SXSW Aftermath: A Night Of Ecstatic Peace, White Mice And Courtney Love Singing The Blues
| Photos by Craig Hlavaty |
| Black Helicopter |
First up was the Ecstatic Peace showcase at Red 7, with Thurston Moore hitting the stage around 8 p.m. Alone, the Sonic Youth co-fronter makes metallic guitar noise with just him and an axe on the stage. It's a far cry from what the mainstream is used to seeing him do with SY, but it's still a rewarding peek into the mind of the noise-pop maven's creative outlet beyond his influential band.
He actually runs the Ecstatic Peace label in his sporadic free time. Another EP band, Boston's Black Helicopter, was keeping it nice and gristly on the Red 7 patio.
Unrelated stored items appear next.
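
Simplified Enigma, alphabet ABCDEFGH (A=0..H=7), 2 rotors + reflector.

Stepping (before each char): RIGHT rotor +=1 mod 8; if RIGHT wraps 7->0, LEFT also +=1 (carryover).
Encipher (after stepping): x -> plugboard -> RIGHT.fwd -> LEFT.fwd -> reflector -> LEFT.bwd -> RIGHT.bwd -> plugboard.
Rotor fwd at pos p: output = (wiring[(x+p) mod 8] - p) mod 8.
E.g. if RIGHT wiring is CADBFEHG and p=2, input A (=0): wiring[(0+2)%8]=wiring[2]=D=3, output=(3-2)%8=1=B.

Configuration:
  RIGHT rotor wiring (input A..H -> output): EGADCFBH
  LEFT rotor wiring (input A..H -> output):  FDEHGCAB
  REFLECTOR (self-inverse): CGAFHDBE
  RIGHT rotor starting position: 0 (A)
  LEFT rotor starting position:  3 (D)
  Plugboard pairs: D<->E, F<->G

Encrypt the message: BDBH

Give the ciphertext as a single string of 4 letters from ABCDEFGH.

Answer: DHDF

Derivation:
Char 1 ('B'): step: R->1, L=3; B->plug->B->R->H->L->B->refl->G->L'->E->R'->E->plug->D
Char 2 ('D'): step: R->2, L=3; D->plug->E->R->H->L->B->refl->G->L'->E->R'->H->plug->H
Char 3 ('B'): step: R->3, L=3; B->plug->B->R->H->L->B->refl->G->L'->E->R'->E->plug->D
Char 4 ('H'): step: R->4, L=3; H->plug->H->R->H->L->B->refl->G->L'->E->R'->G->plug->F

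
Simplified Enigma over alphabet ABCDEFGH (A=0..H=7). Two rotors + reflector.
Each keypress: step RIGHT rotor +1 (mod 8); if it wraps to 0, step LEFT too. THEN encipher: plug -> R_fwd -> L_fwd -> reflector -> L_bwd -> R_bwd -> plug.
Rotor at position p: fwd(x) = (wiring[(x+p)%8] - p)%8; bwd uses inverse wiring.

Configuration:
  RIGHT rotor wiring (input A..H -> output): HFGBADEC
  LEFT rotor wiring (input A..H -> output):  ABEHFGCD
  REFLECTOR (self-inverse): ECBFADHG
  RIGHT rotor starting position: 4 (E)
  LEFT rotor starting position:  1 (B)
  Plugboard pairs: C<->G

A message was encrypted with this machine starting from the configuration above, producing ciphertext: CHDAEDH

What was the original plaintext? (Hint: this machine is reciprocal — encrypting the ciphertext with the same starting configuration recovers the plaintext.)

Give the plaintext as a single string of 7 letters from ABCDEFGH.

Char 1 ('C'): step: R->5, L=1; C->plug->G->R->E->L->F->refl->D->L'->B->R'->F->plug->F
Char 2 ('H'): step: R->6, L=1; H->plug->H->R->F->L->B->refl->C->L'->G->R'->A->plug->A
Char 3 ('D'): step: R->7, L=1; D->plug->D->R->H->L->H->refl->G->L'->C->R'->E->plug->E
Char 4 ('A'): step: R->0, L->2 (L advanced); A->plug->A->R->H->L->H->refl->G->L'->G->R'->C->plug->G
Char 5 ('E'): step: R->1, L=2; E->plug->E->R->C->L->D->refl->F->L'->B->R'->G->plug->C
Char 6 ('D'): step: R->2, L=2; D->plug->D->R->B->L->F->refl->D->L'->C->R'->E->plug->E
Char 7 ('H'): step: R->3, L=2; H->plug->H->R->D->L->E->refl->A->L'->E->R'->F->plug->F

Answer: FAEGCEF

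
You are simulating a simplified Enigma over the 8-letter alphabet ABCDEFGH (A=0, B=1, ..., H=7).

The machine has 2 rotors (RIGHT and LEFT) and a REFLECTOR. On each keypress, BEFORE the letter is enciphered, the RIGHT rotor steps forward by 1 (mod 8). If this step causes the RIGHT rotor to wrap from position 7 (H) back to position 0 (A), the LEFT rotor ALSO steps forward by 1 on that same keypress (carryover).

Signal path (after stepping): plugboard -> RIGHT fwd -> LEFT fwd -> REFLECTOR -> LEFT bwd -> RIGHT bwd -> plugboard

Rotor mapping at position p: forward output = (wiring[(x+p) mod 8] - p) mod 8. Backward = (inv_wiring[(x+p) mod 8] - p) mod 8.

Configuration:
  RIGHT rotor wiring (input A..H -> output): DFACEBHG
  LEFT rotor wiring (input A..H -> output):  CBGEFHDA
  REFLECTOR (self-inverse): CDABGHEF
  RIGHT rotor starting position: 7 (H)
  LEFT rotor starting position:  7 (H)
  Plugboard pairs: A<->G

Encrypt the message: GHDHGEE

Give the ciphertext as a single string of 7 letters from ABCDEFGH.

Char 1 ('G'): step: R->0, L->0 (L advanced); G->plug->A->R->D->L->E->refl->G->L'->C->R'->D->plug->D
Char 2 ('H'): step: R->1, L=0; H->plug->H->R->C->L->G->refl->E->L'->D->R'->D->plug->D
Char 3 ('D'): step: R->2, L=0; D->plug->D->R->H->L->A->refl->C->L'->A->R'->B->plug->B
Char 4 ('H'): step: R->3, L=0; H->plug->H->R->F->L->H->refl->F->L'->E->R'->D->plug->D
Char 5 ('G'): step: R->4, L=0; G->plug->A->R->A->L->C->refl->A->L'->H->R'->E->plug->E
Char 6 ('E'): step: R->5, L=0; E->plug->E->R->A->L->C->refl->A->L'->H->R'->H->plug->H
Char 7 ('E'): step: R->6, L=0; E->plug->E->R->C->L->G->refl->E->L'->D->R'->H->plug->H

Answer: DDBDEHH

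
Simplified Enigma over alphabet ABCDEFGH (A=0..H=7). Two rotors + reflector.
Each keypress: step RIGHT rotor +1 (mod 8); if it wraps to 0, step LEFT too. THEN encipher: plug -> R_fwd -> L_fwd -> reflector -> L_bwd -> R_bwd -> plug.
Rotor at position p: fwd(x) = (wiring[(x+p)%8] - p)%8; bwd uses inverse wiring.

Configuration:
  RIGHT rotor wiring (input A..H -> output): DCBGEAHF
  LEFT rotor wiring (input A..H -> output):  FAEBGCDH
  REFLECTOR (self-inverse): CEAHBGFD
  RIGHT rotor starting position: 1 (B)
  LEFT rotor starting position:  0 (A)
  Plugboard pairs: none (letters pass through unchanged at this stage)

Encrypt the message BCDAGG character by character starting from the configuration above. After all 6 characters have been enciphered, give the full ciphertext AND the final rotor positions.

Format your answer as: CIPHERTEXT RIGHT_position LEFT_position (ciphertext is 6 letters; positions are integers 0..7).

Char 1 ('B'): step: R->2, L=0; B->plug->B->R->E->L->G->refl->F->L'->A->R'->H->plug->H
Char 2 ('C'): step: R->3, L=0; C->plug->C->R->F->L->C->refl->A->L'->B->R'->B->plug->B
Char 3 ('D'): step: R->4, L=0; D->plug->D->R->B->L->A->refl->C->L'->F->R'->G->plug->G
Char 4 ('A'): step: R->5, L=0; A->plug->A->R->D->L->B->refl->E->L'->C->R'->B->plug->B
Char 5 ('G'): step: R->6, L=0; G->plug->G->R->G->L->D->refl->H->L'->H->R'->B->plug->B
Char 6 ('G'): step: R->7, L=0; G->plug->G->R->B->L->A->refl->C->L'->F->R'->F->plug->F
Final: ciphertext=HBGBBF, RIGHT=7, LEFT=0

Answer: HBGBBF 7 0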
We stopped in quickly at the Americana Showcase at the Red Eyed Fly down the street for a double shot of Glossary and Justin Townes Earle. Tourmates of Lucero, Tennessee's Glossary didn't stray too far from the earnest boogie of Ben Nichols' band.
| White Mice |
Think grind for stoner-rockers and you get the idea. Not too spazzy with just enough doom riffs to keep the heshers happy. All they needed was a bass guitar, drums, and a deck of sequencers to make their clamor. They will be hitting Super Happy Fun Land in Houston in early April as well. We went ahead and bit the bullet and camped out at Dirty Dog to get a glimpse at Hole later in the evening.
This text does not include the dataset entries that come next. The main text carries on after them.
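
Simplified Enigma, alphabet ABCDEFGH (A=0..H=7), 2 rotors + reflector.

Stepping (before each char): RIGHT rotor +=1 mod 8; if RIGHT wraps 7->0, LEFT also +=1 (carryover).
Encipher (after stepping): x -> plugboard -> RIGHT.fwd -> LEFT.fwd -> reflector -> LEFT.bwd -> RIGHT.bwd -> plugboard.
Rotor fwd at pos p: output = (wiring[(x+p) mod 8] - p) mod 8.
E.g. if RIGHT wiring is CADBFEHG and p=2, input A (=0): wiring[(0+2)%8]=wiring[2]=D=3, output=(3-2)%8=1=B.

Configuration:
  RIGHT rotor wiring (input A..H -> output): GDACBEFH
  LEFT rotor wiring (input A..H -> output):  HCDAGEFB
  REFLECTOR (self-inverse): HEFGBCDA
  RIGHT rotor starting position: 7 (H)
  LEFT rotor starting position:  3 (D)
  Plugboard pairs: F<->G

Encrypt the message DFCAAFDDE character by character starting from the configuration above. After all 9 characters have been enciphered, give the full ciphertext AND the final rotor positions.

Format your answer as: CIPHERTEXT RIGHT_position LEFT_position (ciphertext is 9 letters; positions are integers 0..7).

Char 1 ('D'): step: R->0, L->4 (L advanced); D->plug->D->R->C->L->B->refl->E->L'->H->R'->H->plug->H
Char 2 ('F'): step: R->1, L=4; F->plug->G->R->G->L->H->refl->A->L'->B->R'->C->plug->C
Char 3 ('C'): step: R->2, L=4; C->plug->C->R->H->L->E->refl->B->L'->C->R'->D->plug->D
Char 4 ('A'): step: R->3, L=4; A->plug->A->R->H->L->E->refl->B->L'->C->R'->D->plug->D
Char 5 ('A'): step: R->4, L=4; A->plug->A->R->F->L->G->refl->D->L'->E->R'->G->plug->F
Char 6 ('F'): step: R->5, L=4; F->plug->G->R->F->L->G->refl->D->L'->E->R'->H->plug->H
Char 7 ('D'): step: R->6, L=4; D->plug->D->R->F->L->G->refl->D->L'->E->R'->F->plug->G
Char 8 ('D'): step: R->7, L=4; D->plug->D->R->B->L->A->refl->H->L'->G->R'->H->plug->H
Char 9 ('E'): step: R->0, L->5 (L advanced); E->plug->E->R->B->L->A->refl->H->L'->A->R'->C->plug->C
Final: ciphertext=HCDDFHGHC, RIGHT=0, LEFT=5

Answer: HCDDFHGHC 0 5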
The line to get in wasn't getting shorter so we queued early. Sadly, we had to sit through Fall Out Boy lead singer Patrick Stump's new solo project. The formally plump character has lost a large excess of weight and has donned a sort of Michael McDonald-style lothario image. It's unsettling, especially him onstage by himself all alone running his own programming.
| Foxy Shazam |
After a lengthy set-up process, Courtney Love and her new version of Hole took the stage. Gone are the members of the classic alt-rock line-up, leaving Love as the sole name proprietor. From both opening songs, "Codeine" and a gritty take on the Rolling Stones' "Sympathy for the Devil," Love took no shit off anyone declaring this show was for her and her alone. It seems like a bratty deal, but after all that she has been through, you have to at least give her props for grabbing her legacy back by the balls.
Instead of alt-rock or power-pop, she's coming back with the blues as her weapon of choice. At times she was wobbly and she was demanding to her guitarist to her left, but her trademark howl is still intact and so is her own guitar playing. The night was one of an artist climbing back up the rungs of the rock ladder after a good decade or so of personal distraction.
| Give the woman a break - she's earned it. |
It was well-deserved if not off-putting for those maybe worried about her intake. For most it just played right into what their image of her has been since the mid-'90s. It didn't take away from the strength of this new comeback that she undertaking in the slightest.